Возвращаясь от Аллана Коско (которого я не застал), прошелся по Бульмишу, чтобы освежить воспоминания.
Действительно, удивляет то упорство, с каким я в течение тридцати пяти лет удерживался в одной и той же антипарижской реакции: тогда мои чувства были теми же самыми.
Молчание.
* * *
Интервью. Ги Ле Кле сделал со мной интервью для «Фигаро».
Ужин с Матье Гале, который потом, поздней ночью водил меня по старым кварталам. Должен поместить наш разговор в «Ар».
Выбирай слова! Ведь для парижской прессы это важно! Не лучше ли самому отредактировать в письменном виде некоторые формулировки? Во всяком случае попросить, чтобы тебе показали интервью перед опубликованием? Не-е-е-ет… Все равно… Нет… Молчание.
Звонок от г-жи Майо с напоминанием о завтрашнем интервью для «Экспресса». Ле Кле познакомил меня с Равичем, автором «Le sang du ciel»
[249]
, который будет писать обо мне в «Ле Монд». Publicité. Смерть. То же самое молчание, рожденное отчужденностью, окутывала меня когда-то в Сантьяго.

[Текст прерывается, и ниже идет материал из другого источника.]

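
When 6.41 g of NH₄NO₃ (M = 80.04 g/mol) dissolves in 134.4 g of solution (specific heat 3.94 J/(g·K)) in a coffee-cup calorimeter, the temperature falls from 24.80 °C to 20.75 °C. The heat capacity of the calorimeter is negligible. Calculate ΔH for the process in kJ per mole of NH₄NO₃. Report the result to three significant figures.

ΔH = 26.8 kJ/mol

|ΔT| = |20.75 − 24.80| = 4.05 °C
|q_surr| = (134.4 × 3.94) × 4.05 = 529.536 × 4.05 = 2145 J
n(NH₄NO₃) = 6.41 / 80.04 = 0.08008 mol
Temperature fell, so q_rxn = +|q_surr| = 2.145 kJ
ΔH = q_rxn / n = 26.79 kJ/mol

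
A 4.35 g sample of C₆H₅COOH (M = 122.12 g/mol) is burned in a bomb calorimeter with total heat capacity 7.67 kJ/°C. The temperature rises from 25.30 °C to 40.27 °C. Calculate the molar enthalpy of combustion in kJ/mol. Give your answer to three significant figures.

ΔH = -3220 kJ/mol

ΔT = 40.27 − 25.30 = 14.97 °C
q_cal = C_cal × ΔT = 7.67 × 14.97 = 114.8199 kJ
n = 4.35 / 122.12 = 0.03562 mol
q_rxn = −q_cal = -114.8199 kJ
ΔH = -114.8199 / 0.03562 = -3223 kJ/mol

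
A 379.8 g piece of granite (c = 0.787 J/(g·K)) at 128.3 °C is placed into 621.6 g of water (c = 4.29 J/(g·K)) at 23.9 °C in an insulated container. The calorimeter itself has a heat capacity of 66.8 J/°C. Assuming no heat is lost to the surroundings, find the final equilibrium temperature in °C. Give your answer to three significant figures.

T_f = 34.2 °C

Heat lost by granite = heat gained by water + calorimeter.
(379.8)(0.787)(128.3 − T) = [(621.6)(4.29) + 66.8](T − 23.9)
298.9026 (128.3 − T) = 2733.464 (T − 23.9)
38349 − 298.9026 T = 2733.464 T − 65330
103679 = 3032.3666 T
T = 34.19 °C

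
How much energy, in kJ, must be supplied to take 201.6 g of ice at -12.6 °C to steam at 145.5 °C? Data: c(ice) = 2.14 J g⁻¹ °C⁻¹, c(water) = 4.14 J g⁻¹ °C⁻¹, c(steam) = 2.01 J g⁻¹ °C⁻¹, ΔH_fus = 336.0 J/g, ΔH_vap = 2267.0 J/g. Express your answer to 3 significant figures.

q1 (heat ice -12.6→0.0 °C): 201.6 × 2.14 × 12.6 = 5436 J
q2 (melt at 0 °C): 201.6 × 336.0 = 67738 J
q3 (heat water 0.0→100.0 °C): 201.6 × 4.14 × 100.0 = 83462 J
q4 (vaporize at 100 °C): 201.6 × 2267.0 = 457027 J
q5 (heat steam 100.0→145.5 °C): 201.6 × 2.01 × 45.5 = 18437 J
Total: 5436 + 67738 + 83462 + 457027 + 18437 = 632100 J = 632 kJ

q = 632 kJ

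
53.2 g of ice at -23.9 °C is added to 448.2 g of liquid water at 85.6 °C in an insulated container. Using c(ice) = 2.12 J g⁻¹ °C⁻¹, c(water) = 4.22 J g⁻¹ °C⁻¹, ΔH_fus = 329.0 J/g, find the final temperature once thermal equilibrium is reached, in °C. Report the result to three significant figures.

T_f = 67.0 °C

Heat to bring ice to 0 °C and melt it: q₁ = 53.2×2.12×23.9 + 53.2×329.0 = 20198 J
Heat the water can supply cooling to 0 °C: 448.2×4.22×85.6 = 161904 J > q₁, so all ice melts.
Energy balance: 448.2×4.22×(85.6 − T) = 20198 + 53.2×4.22×(T − 0)
1891.404(85.6 − T) = 20198 + 224.504 T
161904 − 20198 = 2115.908 T
T = 141706 / 2115.908 = 66.97 °C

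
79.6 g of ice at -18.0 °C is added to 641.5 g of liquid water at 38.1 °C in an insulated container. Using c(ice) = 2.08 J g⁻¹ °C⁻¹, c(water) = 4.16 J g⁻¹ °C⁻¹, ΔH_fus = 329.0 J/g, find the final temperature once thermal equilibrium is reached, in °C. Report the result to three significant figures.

Heat to bring ice to 0 °C and melt it: q₁ = 79.6×2.08×18.0 + 79.6×329.0 = 29169 J
Heat the water can supply cooling to 0 °C: 641.5×4.16×38.1 = 101675 J > q₁, so all ice melts.
Energy balance: 641.5×4.16×(38.1 − T) = 29169 + 79.6×4.16×(T − 0)
2668.64(38.1 − T) = 29169 + 331.136 T
101675 − 29169 = 2999.776 T
T = 72506 / 2999.776 = 24.17 °C

T_f = 24.2 °C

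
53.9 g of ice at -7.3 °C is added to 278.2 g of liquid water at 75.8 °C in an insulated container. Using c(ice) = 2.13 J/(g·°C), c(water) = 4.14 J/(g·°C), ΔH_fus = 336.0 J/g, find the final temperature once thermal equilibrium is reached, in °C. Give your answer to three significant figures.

T_f = 49.7 °C

Heat to bring ice to 0 °C and melt it: q₁ = 53.9×2.13×7.3 + 53.9×336.0 = 18948 J
Heat the water can supply cooling to 0 °C: 278.2×4.14×75.8 = 87302.5 J > q₁, so all ice melts.
Energy balance: 278.2×4.14×(75.8 − T) = 18948 + 53.9×4.14×(T − 0)
1151.748(75.8 − T) = 18948 + 223.146 T
87302.5 − 18948 = 1374.894 T
T = 68354.5 / 1374.894 = 49.72 °C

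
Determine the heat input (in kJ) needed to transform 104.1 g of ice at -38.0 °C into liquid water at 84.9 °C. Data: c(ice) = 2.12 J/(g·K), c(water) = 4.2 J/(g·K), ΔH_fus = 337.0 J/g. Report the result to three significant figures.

q = 80.6 kJ

q1 (heat ice -38.0→0.0 °C): 104.1 × 2.12 × 38.0 = 8386 J
q2 (melt at 0 °C): 104.1 × 337.0 = 35082 J
q3 (heat water 0.0→84.9 °C): 104.1 × 4.2 × 84.9 = 37120 J
Total: 8386 + 35082 + 37120 = 80588 J = 80.6 kJ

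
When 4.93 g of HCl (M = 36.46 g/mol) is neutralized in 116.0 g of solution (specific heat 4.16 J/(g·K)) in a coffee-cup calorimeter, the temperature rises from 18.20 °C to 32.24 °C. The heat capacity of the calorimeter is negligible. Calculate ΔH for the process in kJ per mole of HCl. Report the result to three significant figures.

|ΔT| = |32.24 − 18.20| = 14.04 °C
|q_surr| = (116.0 × 4.16) × 14.04 = 482.56 × 14.04 = 6775 J
n(HCl) = 4.93 / 36.46 = 0.1352 mol
Temperature rose, so q_rxn = −|q_surr| = -6.775 kJ
ΔH = q_rxn / n = -50.11 kJ/mol

ΔH = -50.1 kJ/mol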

Разговариваю, я бодр, стараюсь быть занятным и «естественным». Прием у Бонди. Завтрак у г-жи Жюйяр.
* * *
Котя забирает меня к графине Руби д'Аскотт, сестра которой (если ничего не путаю) — княгиня де Ла Рошфуко. Подумаешь!
Он утверждает, что сегодня художники и интеллектуалы стали аристократией Парижа. Если в прежние времена литератор старался подражать князю, то сегодня князь подражает литератору. И хоть мои отношения с Котей оживились, но как дома мы почувствовали себя только когда обнаружили общую прапрабабушку.
* * *
А Гектор Бьянкотти повел меня в Лувр.
На стенах нагромождение, глупая развеска этих картин одна вплотную к другой. От этого столпотворения аж выворачивает. Какофония. Кабак. Леонардо с Тицианом сошлись в рукопашной. Здесь безоговорочно царит косоглазие, потому что когда смотришь на одно, другое влезает тебе в глаз с другого краю… Хождение от одного к другому, остановиться, присмотреться, отойти подальше, подойти поближе, остановиться, присмотреться. Свет, цвет, форма, которым ты только что, на улице, радовался, здесь пересекаются, разбитые на столько вариантов, и лезут тебе в горло, как перо фламинго под конец древнеримского пира.
Но наконец ты подходишь к святому уголку, где царствует она, Джоконда! Приветствую тебя, о Цирцея!.. такая же работящая и работающая, как и тогда, когда я видел тебя, неутомимо превращающая людей пусть и не в свиней, но в остолопов! Мне это напоминало ужас Шопенгауэра при мысли о вековечности механизма, в силу которого какие-то там черепахи тысячелетиями ежегодно вылезают из моря на какой-то там остров отложить яйца и так же ежегодно их после кладки съедают дикие собаки. Ежедневно, вот уже пять веков перед этой картиной собирается толпа с целью кретински поротозейничать, это знаменитое лицо изо дня в день делает свое дело — оглупляет их физиономии… Американец с фотоаппаратом. Щёлк-щёлк! Другие снисходительно улыбаются в благостном неведении, что их культурная снисходительность не менее глупа.
Вообще глупость прокатывалась волной по залам Лувра. Одно из глупейших мест мира. Длинные залы…
Сорок тысяч художников в этом месте точно сорок тысяч поваров! Все это ковыряется в красоте. Фабрикация красоты на полотне утонченными пальцами позволяет им, казалось бы, сознательно лелеять в себе уродство; они нередко стилизуют себя под уродов, обладающих красотой только на кончиках пальцев. В эту живопись входишь как в крупномасштабное извращение, как в гигантский маскарад, где искусственный творец искусственно творит для искусственного потребителя под аккомпанемент торговцев живописью, снобов, салонов, торжественных актов, богатства, излишеств, критики, комментариев, где как рынок, так и спрос с предложением создают оторванную от реальной жизни систему, основанную на фикции… так что же удивляться, что Париж — ее столица?